4. **MAF**: Minor allele frequency in the cohort, provides insights into the rarity or commonality of the SNP.
5. **PIP**: Posterior probability of association from fine-mapping, indicates the statistical significance of the SNP.
6. **Beta_marginal** and **SE_marginal**: These could be used to encode the effect size and its uncertainty.
7. **Beta_posterior** and **SD_posterior**: These represent the posterior expectation and uncertainty of the true effect size.
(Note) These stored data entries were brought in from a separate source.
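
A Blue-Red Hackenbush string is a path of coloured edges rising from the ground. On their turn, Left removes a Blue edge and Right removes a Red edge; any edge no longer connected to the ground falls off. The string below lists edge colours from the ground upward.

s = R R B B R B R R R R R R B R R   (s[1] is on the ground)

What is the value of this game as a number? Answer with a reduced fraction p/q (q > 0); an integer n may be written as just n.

-11255/8192

Recurse on prefixes of the 15-edge string R R B B R B R R R R R R B R R:
1 of 15 · R · max L −∞ · min R 0 = -1
2 of 15 · RR · max L −∞ · min R -1 = -2
3 of 15 · RRB · max L -2 · min R -1 = -3/2
4 of 15 · RRBB · max L -3/2 · min R -1 = -5/4
5 of 15 · RRBBR · max L -3/2 · min R -5/4 = -11/8
6 of 15 · RRBBRB · max L -11/8 · min R -5/4 = -21/16
7 of 15 · RRBBRBR · max L -11/8 · min R -21/16 = -43/32
8 of 15 · RRBBRBRR · max L -11/8 · min R -43/32 = -87/64
9 of 15 · RRBBRBRRR · max L -11/8 · min R -87/64 = -175/128
10 of 15 · RRBBRBRRRR · max L -11/8 · min R -175/128 = -351/256
11 of 15 · RRBBRBRRRRR · max L -11/8 · min R -351/256 = -703/512
12 of 15 · RRBBRBRRRRRR · max L -11/8 · min R -703/512 = -1407/1024
13 of 15 · RRBBRBRRRRRRB · max L -1407/1024 · min R -703/512 = -2813/2048
14 of 15 · RRBBRBRRRRRRBR · max L -1407/1024 · min R -2813/2048 = -5627/4096
15 of 15 · RRBBRBRRRRRRBRR · max L -1407/1024 · min R -5627/4096 = -11255/8192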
8. **LD_HWE** and **LD_SV**: Indicators for linkage disequilibrium with other variant types, these could provide information about SNP's genetic context.

The gene nodes could be encoded using the following features:

1. **Trait**: Abbreviation for phenotype in genetic association tests, represents the phenotypic trait associated with the gene.
2. **Region**: Fine-mapping region in hg19, provides the genomic region where the gene is located.